Hensley v. Rose

429 F. Supp. 75 | E.D. Tenn. | 1975

MEMORANDUM OPINION AND CERTIFICATE

NEESE, District Judge.

The respondent showed cause why the federal writ of habeas corpus should not be granted herein. See answer herein of September 2,1975. The two contentions of the applicant therefor, Mr. Hensley, are that he was deprived of his federal right to due process of law, Constitution, Fourteenth Amendment, when (a) the state trial judge stated to the jury trying him that he (the applicant) was on trial for murder in the first degree, when, in fact, he was on trial for murder in the second degree; and (b) the prosecuting attorney commented to the jury upon the applicant’s failure to testify. There is merit to neither such contention.

It is conceded by the respondent herein, that in instructing the jury concerning the punishment for second degree murder, the trial judge referred to “murder in the first degree”. However, the indictment under which the applicant was tried and which the jurors had available to them during their deliberations charged clearly that the applicant “ * * * did unlawfully, deliberately, maliciously and with malice aforethought, kill and murder [the victim] in the second degree. * * * ” Further, the trial judge stated on five or more other occasions that the applicant was charged with murder in the second degree; stated correctly the penalty for murder in the second degree, T.C.A. § 39-2408; and instructed the jury upon the elements of murder in the second, as opposed to the first, degree.
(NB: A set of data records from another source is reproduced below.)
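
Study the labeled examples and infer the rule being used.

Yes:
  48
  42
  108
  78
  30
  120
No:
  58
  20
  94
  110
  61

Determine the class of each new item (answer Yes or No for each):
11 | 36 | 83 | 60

No, Yes, No, Yes

The distinguishing property — multiple of 3 — holds for all the 'Yes' cases and none of the 'No' cases.
11: 11 = 3·3 + 2 — does not satisfy this, so No. 36: 36 = 3·12 — matches, so Yes. 83: 83 = 3·27 + 2 — does not satisfy this, so No. 60: 60 = 3·20 — matches, so Yes.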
This Court is able to declare from the record on file accordingly that any deprivation of the applicant’s federal right to due process of law for this reason was harmless beyond a reasonable doubt. Chapman v. California (1967), 386 U.S. 18, 22-24, 87 S.Ct. 824, 827-828, 17 L.Ed.2d 705, 709-711[5], [6, 7], rehearings denied (1967), 386 U.S. 987, 87 S.Ct. 824, 17 L.Ed.2d 705, and 386 U.S. 987, 87 S.Ct. 1283, 18 L.Ed.2d 241. This Court finds therefrom that the trial judge’s “slip-of-the-tongue” did not precipitate any contribution whatever to the applicant’s conviction. Fahy v. Connecticut (1963), 375 U.S. 85, 86-87, 84 S.Ct. 229, 230, 11 L.Ed.2d 171, 173.

The applicant’s crime was alleged to have involved his use of an automobile. In *77his final summation to the jury, the assistant prosecuting attorney stated, inter alia: “ * * * [A]ll the evidence in this case is that this man [the applicant] was driving the automobile. There’s no evidence from any source — the uncontradicted evidence in this case is that this man was driving the automobile, and it was his automobile. * * * ” (Emphasis supplied.) The applicant insists that this amounted to a comment upon his failure to testify.

The privilege against self-incrimination in the Constitution, Fifth Amendment, precludes a comment by a state prosecuting attorney on the failure of the accused to testify. Griffin v. California (1965), 380 U.S. 609, 85 S.Ct. 1229, 14 L.Ed.2d 106, rehearing denied (1965), 381 U.S. 957, 85 S.Ct. 1797, 14 L.Ed.2d 730. This does not, however, prevent such a prosecuting attorney’s arguing that the prosecution’s evidence is uncontradicted. Carlisle v. United States, C.A. 4th (1912), 194 F. 827, 830[4]; Rinella v. United States, C.A. 7th (1932), 60 F.2d 216; Bary v. United States, C.A. 10th (1957), 248 F.2d 201; Swain v. State (1963), 275 Ala. 508, 156 So.2d 368, affirmed (1965), 380 U.S. 202, 85 S.Ct. 824, 13 L.Ed.2d 759, rehearing denied (1965), 381 U.S. 921, 85 S.Ct. 1528, 14 L.Ed.2d 442; State v. Simpson (1965), 247 La. 883, 175 So.2d 255, certiorari denied (1966), 384 U.S. 1014, 86 S.Ct. 1945, 16 L.Ed.2d 1035. Thus, in Mr. Hensley’s criminal trial, the prosecuting attorney made a fair argument to the jury and made no express reference to the applicant’s specific failure to testify.

For such reasons, the petitioner Mr. Monroe (Sonny) Hensley hereby is DENIED all relief. Rule 58(1), Federal Rules of Civil Procedure. Should the applicant give timely notice of an appeal from the judgment to be entered herein, he is authorized to proceed on such appeal in forma pauperis. Rule 24(a), Federal Rules of Appellate Procedure. Any such notice will be treated also as an application for a certificate of probable cause. Rule 22(b), Federal Rules of Appellate Procedure. As any such appeal will involve only a question of law,* such certificate in that event will ISSUE. Idem.

Although the rule of law involved -seems to have been well established long ago, it would appear to this Court that calling attention to the fact that the defendant has presented no evidence comes to the very parameter of impropriety regarding comment on the failure of a criminal defendant to take the stand and deny the prosecution’s allegations.